# AQUARIOFILIA MARINHA > Técnicas de Reprodução e Propagação >  Iniciando na fragmentação e propagação de corais

## Leandro_Chaves

Pessoal, 
eu estou iniciando na fragmentaçaõ e propagação de corais agora e como todo iniciante, tenho muitas dúvidas que pretendo dividir nesse forum. 

Para iniciar, eu montei um aquario pequeno de:
Largura: 100 cm
Profundidade: 35 cm
Altura: 35 cm

Comprei uma boma de 2.000 l/h para o recalque e um skimmer morato 250 + bomba maxijet 1200 l/h. De inicio eu pretendo resfriar a água com 3 ventoinhas grandes e, se naõ for suficiente, vou colocar um chiller 1/8 Hp (ou peltier). Não vou colocar nenhum substrato dentro deste aquário; vou deixar no vidro mesmo e montar uma escadinha com aquela gradinha (colmeia) onde vou fixar as mudas para crescimento. 

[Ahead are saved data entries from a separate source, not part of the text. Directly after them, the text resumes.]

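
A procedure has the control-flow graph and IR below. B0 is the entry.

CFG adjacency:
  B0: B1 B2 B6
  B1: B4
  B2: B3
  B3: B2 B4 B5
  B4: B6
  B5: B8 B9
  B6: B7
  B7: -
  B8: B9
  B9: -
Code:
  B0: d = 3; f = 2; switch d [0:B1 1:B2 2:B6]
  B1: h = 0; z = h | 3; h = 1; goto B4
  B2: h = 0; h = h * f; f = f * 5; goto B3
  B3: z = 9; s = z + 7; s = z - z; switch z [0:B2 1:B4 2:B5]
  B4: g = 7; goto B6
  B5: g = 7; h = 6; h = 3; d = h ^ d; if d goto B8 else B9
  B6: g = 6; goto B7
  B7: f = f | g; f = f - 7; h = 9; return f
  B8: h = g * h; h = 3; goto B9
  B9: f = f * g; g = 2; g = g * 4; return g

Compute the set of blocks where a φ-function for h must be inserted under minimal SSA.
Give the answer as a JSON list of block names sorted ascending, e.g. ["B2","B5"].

idom tree: B1←B0 B2←B0 B3←B2 B4←B0 B5←B3 B6←B0 B7←B6 B8←B5 B9←B5
Dom at joins:
  B2: preds {B0,B3}: {B0} ∩ {B0,B2,B3} = {B0}; idom=B0
  B4: preds {B1,B3}: {B0,B1} ∩ {B0,B2,B3} = {B0}; idom=B0
  B6: preds {B0,B4}: {B0} ∩ {B0,B4} = {B0}; idom=B0
  B9: preds {B5,B8}: {B0,B2,B3,B5} ∩ {B0,B2,B3,B5,B8} = {B0,B2,B3,B5}; idom=B5

DF derivation:
  join B2 pred B0: · stop@B0
  join B2 pred B3: B3→B2 stop@B0
  join B4 pred B1: B1 stop@B0
  join B4 pred B3: B3→B2 stop@B0
  join B6 pred B0: · stop@B0
  join B6 pred B4: B4 stop@B0
  join B9 pred B5: · stop@B5
  join B9 pred B8: B8 stop@B5
  B0 → ∅
  B1 → {B4}
  B2 → {B2,B4}
  B3 → {B2,B4}
  B4 → {B6}
  B5 → ∅
  B6 → ∅
  B7 → ∅
  B8 → {B9}
  B9 → ∅

φ for h: defs {B1,B2,B5,B7,B8}
  DF⁺ = {B2,B4,B6,B9}

Answer: ["B2", "B4", "B6", "B9"]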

Estou, agora, mandando construir o SUMP com um refúgio com as seguintes medidas e repartições:

Largura: 100 cm
Profundidade: 35 cm
Altura: 35 cm

Vai ter os seguintes compartimentos:
- caixa de recepção da água vinda do overflow = 15 cm largura
- pequena área de filtragem (leve) de 10 cm
- 4 vidros formando o quebra-bolhas = 6 cm
- uma área de refúgio de = mais ou menso 50 cm largura
- uma área para fazer o recalque da água = 15 cm largura

No refúgio pretendo colocar:
- aragonita alive = 5 cm
- caulerpas
- uma calha com duas lâmpadas PL 11 W
- no inicio duas ventoinhas para eliminar calor das lâmpas e resfriar a água


Gostaria de comentários sobre o esquema acima, porque já estou na fase final de montagem e aceitando sugestões para "incrementar" o sistema. 

Grande abraço a todos. 

Leandro Chaves

----------


## Ricardo Rodrigues

Olá Leandro,

Que iluminação planeias usar?

As macroalgas podem competir com os corais para obter os nutrientes que necessitam para se desenvolver, eu não usaria qualquer tipo de algas nem DSB. Colocaria na sump bastante rocha viva (a seguir ao compartimento do escumador) e enquanto houver espaço usaria também o aquário de propagação.

boa sorte

----------


## Leandro_Chaves

> Olá Leandro,
> 
> Que iluminação planeias usar?


Eu estou pensando usar no refúgio (se conseguir fácil) um reator para duas lâmpadas PL, que são usadas nos aquarios Boyu, RedMax, etc. Acho que serão mais que suficientes... 
No aquario principal, eu já identifiquei um local onde vou deixar o aquario somente com "luz natural do dia" ... quero testar isso em comparativo de muitos que vi em lojas de venda de corais. Se mais tarde isso se mostar ineficiente, vou partir para as lâmpadas T5 no aquário !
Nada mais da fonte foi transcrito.